= William Zerner =

Wilhelm Zerner (21 September 1882 – 28 May 1963), also known as William Zerner, was an Australian school principal and schoolteacher.

==Early life and education==
Wilhelm Zerner was born on 21 September 1882 in Fassifern Scrub, Queensland, Australia. The third of ten children, Zerner's parents, Wilhelm and Margaretha (née Duhs) were Prussian-born farmers.

He attended the Dugandan and Templin state schools near Boonah, later spending four years as a pupil-teacher at the Templin School.

==Career==
Moving to Roma, Zerner taught in several schools from 1902 to 1938.

At Nambour Rural School, where he taught from 1928, he encouraged the study of fruit packing.

In 1935, he was appointed an acting school inspector, and in August 1938, he became the supervisor of the Queensland Primary Correspondence School, which had around 5,000 students and 100 staff. In 1940, he established the Allen Lending Library; a year later, he introduced a radio programme into the curriculum, titled "My School Speaks" and broadcast by the Australian Broadcasting Commission. During World War II, even soldiers attended classes at Zerner's school, whose pupils aided in the war effort via the Australian Junior Red Cross.

==Later years and death==
Zerner retired in June 1949, but was later appointed as Officer-in-Charge of the Special School for New Australians in Wacol East, Brisbane; he resigned in May 1952.
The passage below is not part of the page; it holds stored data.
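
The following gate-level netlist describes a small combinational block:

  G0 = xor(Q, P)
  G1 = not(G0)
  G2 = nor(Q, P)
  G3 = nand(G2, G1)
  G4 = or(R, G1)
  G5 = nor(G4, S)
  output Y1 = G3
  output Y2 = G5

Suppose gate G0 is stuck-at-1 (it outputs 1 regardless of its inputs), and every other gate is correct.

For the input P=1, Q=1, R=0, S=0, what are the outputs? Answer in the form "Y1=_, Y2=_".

Propagate with G0 forced: G0=1 [stuck-at-1], G1=0, G2=0, G3=1, G4=0, G5=1.
So the outputs are Y1=1, Y2=1. (Without the fault they would be Y1=1, Y2=0.)

Y1=1, Y2=1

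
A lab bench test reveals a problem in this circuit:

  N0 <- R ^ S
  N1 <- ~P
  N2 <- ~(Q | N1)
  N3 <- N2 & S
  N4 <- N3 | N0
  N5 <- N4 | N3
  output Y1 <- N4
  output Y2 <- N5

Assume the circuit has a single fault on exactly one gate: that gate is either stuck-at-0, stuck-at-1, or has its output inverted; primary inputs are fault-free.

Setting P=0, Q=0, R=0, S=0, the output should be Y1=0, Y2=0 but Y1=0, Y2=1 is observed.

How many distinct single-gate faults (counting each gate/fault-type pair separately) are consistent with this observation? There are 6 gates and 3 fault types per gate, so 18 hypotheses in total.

2

Fault-free: N0=0, N1=1, N2=0, N3=0, N4=0, N5=0 → Y1=0, Y2=0. Observed Y1=0, Y2=1.
  N0: none of the 3 fault types match ✗
  N1: none of the 3 fault types match ✗
  N2: none of the 3 fault types match ✗
  N3: none of the 3 fault types match ✗
  N4: none of the 3 fault types match ✗
  N5: stuck-at-1, inverted output ✓; others ✗
Consistent faults: {N5 stuck-at-1, N5 inverted output} — 2 in all.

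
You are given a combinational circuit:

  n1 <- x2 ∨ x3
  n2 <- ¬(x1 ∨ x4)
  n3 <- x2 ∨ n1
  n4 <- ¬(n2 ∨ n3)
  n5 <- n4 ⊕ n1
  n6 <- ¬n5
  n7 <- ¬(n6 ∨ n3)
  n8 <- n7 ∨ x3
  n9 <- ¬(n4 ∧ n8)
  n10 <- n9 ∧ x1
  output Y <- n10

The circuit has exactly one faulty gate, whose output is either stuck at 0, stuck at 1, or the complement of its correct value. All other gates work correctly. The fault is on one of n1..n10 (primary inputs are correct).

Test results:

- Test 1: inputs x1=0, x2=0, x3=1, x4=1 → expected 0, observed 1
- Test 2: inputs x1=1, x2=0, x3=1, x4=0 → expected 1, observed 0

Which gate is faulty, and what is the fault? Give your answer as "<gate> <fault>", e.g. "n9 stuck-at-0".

Fault-free values for test 1 (x1=0, x2=0, x3=1, x4=1): n1=1, n2=0, n3=1, n4=0, n5=1, n6=0, n7=0, n8=1, n9=1, n10=0, giving Y=0. Observed 1.
Test 1: faults giving observed 1 are {n10 stuck-at-1, n10 inverted output}.
Test 2 (x1=1, x2=0, x3=1, x4=0): fault-free n1=1, n2=0, n3=1, n4=0, n5=1, n6=0, n7=0, n8=1, n9=1, n10=1 → 1; observed 0. Eliminates n10 stuck-at-1.
Only n10 inverted output is consistent with every test.

n10 inverted output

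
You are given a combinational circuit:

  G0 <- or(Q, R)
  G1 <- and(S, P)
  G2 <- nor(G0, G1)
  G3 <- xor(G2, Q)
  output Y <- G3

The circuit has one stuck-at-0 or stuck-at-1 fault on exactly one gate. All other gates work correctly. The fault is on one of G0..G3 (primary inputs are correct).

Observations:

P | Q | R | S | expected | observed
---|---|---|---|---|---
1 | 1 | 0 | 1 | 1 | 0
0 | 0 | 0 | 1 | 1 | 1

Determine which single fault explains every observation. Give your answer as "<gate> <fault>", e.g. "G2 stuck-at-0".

G2 stuck-at-1

Fault-free values for test 1 (P=1, Q=1, R=0, S=1): G0=1, G1=1, G2=0, G3=1, giving Y=1. Observed 0.
Test 1: faults giving observed 0 are {G2 stuck-at-1, G3 stuck-at-0}.
Test 2 (P=0, Q=0, R=0, S=1): fault-free G0=0, G1=0, G2=1, G3=1 → 1; observed 1. Eliminates G3 stuck-at-0.
Only G2 stuck-at-1 is consistent with every test.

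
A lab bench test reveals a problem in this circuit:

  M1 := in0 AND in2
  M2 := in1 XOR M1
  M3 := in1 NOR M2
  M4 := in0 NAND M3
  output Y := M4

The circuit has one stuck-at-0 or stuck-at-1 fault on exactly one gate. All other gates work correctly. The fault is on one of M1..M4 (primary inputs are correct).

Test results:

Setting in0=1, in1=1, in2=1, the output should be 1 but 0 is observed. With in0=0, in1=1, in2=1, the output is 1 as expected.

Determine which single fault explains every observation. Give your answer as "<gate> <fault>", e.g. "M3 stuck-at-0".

M3 stuck-at-1

Fault-free values for test 1 (in0=1, in1=1, in2=1): M1=1, M2=0, M3=0, M4=1, giving Y=1. Observed 0.
Test 1: faults giving observed 0 are {M3 stuck-at-1, M4 stuck-at-0}.
Test 2 (in0=0, in1=1, in2=1): fault-free M1=0, M2=1, M3=0, M4=1 → 1; observed 1. Eliminates M4 stuck-at-0.
Only M3 stuck-at-1 is consistent with every test.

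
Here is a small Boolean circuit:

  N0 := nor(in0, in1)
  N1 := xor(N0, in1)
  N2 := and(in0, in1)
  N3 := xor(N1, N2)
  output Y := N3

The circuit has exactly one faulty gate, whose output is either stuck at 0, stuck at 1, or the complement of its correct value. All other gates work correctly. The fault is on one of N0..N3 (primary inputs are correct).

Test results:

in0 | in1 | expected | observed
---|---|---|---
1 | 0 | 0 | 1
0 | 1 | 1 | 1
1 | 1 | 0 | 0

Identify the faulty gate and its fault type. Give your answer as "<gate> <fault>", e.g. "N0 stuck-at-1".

Fault-free values for test 1 (in0=1, in1=0): N0=0, N1=0, N2=0, N3=0, giving Y=0. Observed 1.
Test 1: faults giving observed 1 are {N0 stuck-at-1, N0 inverted output, N1 stuck-at-1, N1 inverted output, N2 stuck-at-1, N2 inverted output, N3 stuck-at-1, N3 inverted output}.
Test 2 (in0=0, in1=1): fault-free N0=0, N1=1, N2=0, N3=1 → 1; observed 1. Eliminates N0 stuck-at-1, N0 inverted output, N1 inverted output, N2 stuck-at-1, N2 inverted output, N3 inverted output.
Test 3 (in0=1, in1=1): fault-free N0=0, N1=1, N2=1, N3=0 → 0; observed 0. Eliminates N3 stuck-at-1.
Only N1 stuck-at-1 is consistent with every test.

N1 stuck-at-1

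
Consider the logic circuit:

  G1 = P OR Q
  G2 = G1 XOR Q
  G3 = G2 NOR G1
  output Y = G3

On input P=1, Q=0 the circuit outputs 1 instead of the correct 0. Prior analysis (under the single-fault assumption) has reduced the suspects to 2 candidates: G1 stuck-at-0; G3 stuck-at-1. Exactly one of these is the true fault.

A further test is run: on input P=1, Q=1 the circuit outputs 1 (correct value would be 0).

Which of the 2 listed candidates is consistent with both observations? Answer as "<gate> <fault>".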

He was also the vice-president of the Queensland branch of the Royal Overseas League and a council member of both the Queensland Bush Children's Health Scheme and the Australian-American Association. Zerner died on 28 May 1963 in Brisbane.

==Personal life==
Zerner married German-born dressmaker Ottillie Emilie Johanna Dittberner (died 1951). He was an adherent of the Anglican Church of Australia.